Well, if it's from gDNA, you just need primers to flank your gene of interest and a gDNA extraction. You can sequence from the amplified PCR product. If you really want the cDNA, you will have to make a library and/or do an RNAseq run of the mRNA.

I think no without cDNA library.

Hello, @ Katie A . Using primer for gene identification dose not mean sequencing which mentioned in question.

It depends on what he really wants. Sounds like they are unsure if they want the entire gene or just the transcript.

If you want the sequence of the gene from gDNA, then you can amplify by PCR, then clone and Sanger sequence the PCR product. This is a good first start, but won't properly show genetic diversity.

If you really want the sequence of the entire gene, including any genetic diversity, then you have to use a NextGen method.

Muhammad Shahzad Anjam what is your goal? Do you want to know the entire gene or the gene transcript?

Hi Thank for your answers. In fact I have sequence of a middle part of the transcript. Now I want to make sequencing primers in opposite directions to get the sequence of both ends using Sanger sequencing. So, probably PCR may not be the option in this case. However, RACE, could be one of the options. My question is whether, directly cDNA or gDNA cannot be used for Sanger sequencing to sequence the ends?

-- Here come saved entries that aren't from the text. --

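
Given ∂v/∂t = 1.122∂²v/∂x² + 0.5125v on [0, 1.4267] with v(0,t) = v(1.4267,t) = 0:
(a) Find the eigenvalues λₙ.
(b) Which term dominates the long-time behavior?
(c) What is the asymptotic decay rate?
Eigenvalues: λₙ = 1.122n²π²/1.4267² - 0.5125.
First three modes:
  n=1: λ₁ = 1.122π²/1.4267² - 0.5125 ≈ 4.928
  n=2: λ₂ = 4.488π²/1.4267² - 0.5125 ≈ 21.249
  n=3: λ₃ = 10.098π²/1.4267² - 0.5125 ≈ 48.451
Since 1.122π²/1.4267² ≈ 5.44 > 0.5125, all λₙ > 0.
The n=1 mode decays slowest → dominates as t → ∞.
Asymptotic: v ~ c₁ sin(πx/1.4267) e^{-λ₁t} with decay rate λ₁ ≈ 4.928.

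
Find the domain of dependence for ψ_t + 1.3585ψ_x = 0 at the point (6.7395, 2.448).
A single point: x = 3.413892. The characteristic through (6.7395, 2.448) is x - 1.3585t = const, so x = 6.7395 - 1.3585·2.448 = 3.413892.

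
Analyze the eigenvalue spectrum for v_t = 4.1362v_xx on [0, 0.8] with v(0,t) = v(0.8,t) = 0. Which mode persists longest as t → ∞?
Eigenvalues: λₙ = 4.1362n²π²/0.8².
First three modes:
  n=1: λ₁ = 4.1362π²/0.8² ≈ 63.785
  n=2: λ₂ = 16.5448π²/0.8² ≈ 255.142 (4× faster decay)
  n=3: λ₃ = 37.2258π²/0.8² ≈ 574.069 (9× faster decay)
As t → ∞, higher modes decay exponentially faster. The n=1 mode dominates: v ~ c₁ sin(πx/0.8) e^{-λ₁t}.
Decay rate: λ₁ = 4.1362π²/0.8² ≈ 63.785.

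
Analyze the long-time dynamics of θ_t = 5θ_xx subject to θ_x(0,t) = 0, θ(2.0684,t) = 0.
Long-time behavior: θ → 0. Heat escapes through the Dirichlet boundary.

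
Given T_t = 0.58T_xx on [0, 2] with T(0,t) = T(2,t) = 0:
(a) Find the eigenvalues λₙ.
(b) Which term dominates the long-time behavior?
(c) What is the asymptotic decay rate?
Eigenvalues: λₙ = 0.58n²π²/2².
First three modes:
  n=1: λ₁ = 0.58π²/2² ≈ 1.431
  n=2: λ₂ = 2.32π²/2² ≈ 5.724 (4× faster decay)
  n=3: λ₃ = 5.22π²/2² ≈ 12.88 (9× faster decay)
As t → ∞, higher modes decay exponentially faster. The n=1 mode dominates: T ~ c₁ sin(πx/2) e^{-λ₁t}.
Decay rate: λ₁ = 0.58π²/2² ≈ 1.431.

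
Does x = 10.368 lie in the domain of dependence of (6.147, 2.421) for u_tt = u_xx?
No. The domain of dependence is [3.726, 8.568], and 10.368 is outside this interval.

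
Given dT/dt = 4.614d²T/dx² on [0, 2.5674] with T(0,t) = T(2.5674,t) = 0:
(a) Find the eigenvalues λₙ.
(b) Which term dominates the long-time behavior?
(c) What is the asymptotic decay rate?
Eigenvalues: λₙ = 4.614n²π²/2.5674².
First three modes:
  n=1: λ₁ = 4.614π²/2.5674² ≈ 6.909
  n=2: λ₂ = 18.456π²/2.5674² ≈ 27.634 (4× faster decay)
  n=3: λ₃ = 41.526π²/2.5674² ≈ 62.177 (9× faster decay)
As t → ∞, higher modes decay exponentially faster. The n=1 mode dominates: T ~ c₁ sin(πx/2.5674) e^{-λ₁t}.
Decay rate: λ₁ = 4.614π²/2.5674² ≈ 6.909.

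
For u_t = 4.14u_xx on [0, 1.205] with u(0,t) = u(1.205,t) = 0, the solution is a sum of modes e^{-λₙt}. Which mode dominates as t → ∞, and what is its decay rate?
Eigenvalues: λₙ = 4.14n²π²/1.205².
First three modes:
  n=1: λ₁ = 4.14π²/1.205² ≈ 28.14
  n=2: λ₂ = 16.56π²/1.205² ≈ 112.56 (4× faster decay)
  n=3: λ₃ = 37.26π²/1.205² ≈ 253.261 (9× faster decay)
As t → ∞, higher modes decay exponentially faster. The n=1 mode dominates: u ~ c₁ sin(πx/1.205) e^{-λ₁t}.
Decay rate: λ₁ = 4.14π²/1.205² ≈ 28.14.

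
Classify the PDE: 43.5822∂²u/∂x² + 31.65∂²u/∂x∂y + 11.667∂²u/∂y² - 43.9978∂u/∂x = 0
A = 43.5822, B = 31.65, C = 11.667. Discriminant B² - 4AC = -1032.1716096. Since -1032.1716096 < 0, elliptic.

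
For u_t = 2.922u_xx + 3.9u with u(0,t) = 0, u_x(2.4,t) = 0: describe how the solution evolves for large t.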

Hi, for your specific question it would be very probably indeed necessary to perform a RACE experiment. If you have already assembled whole genome sequence data for your object, you could try to find flanking regions / contigs / annotated genes that might be used for PCR primer design. But probably then the PCR fragments might be very large... too large for direct sequencing. If you have some time "perfect" primer to amplify your whole gene, you can use both cDNA or gDNA provided that the sequence including introns is not too long. We prefer cDNA and direct PCR amplicon sequencing. That makes sense if you expect not too much allelic variation within your gene. Otherwise, next generation amplicon sequencing is nowadays possible at a reasonably price (for instance: Genewiz Amplicon-EZ) .

You can't use gDNA directly for Sanger sequencing. It's not pure or concentrated enough (well, you might have some luck directly sequencing from a bacterial gene since they are so small, but I'm assuming you are not working with bacteria).

Honestly, given the low cost, I'd go for NextGen sequencing assuming that you can do the analysis yourself.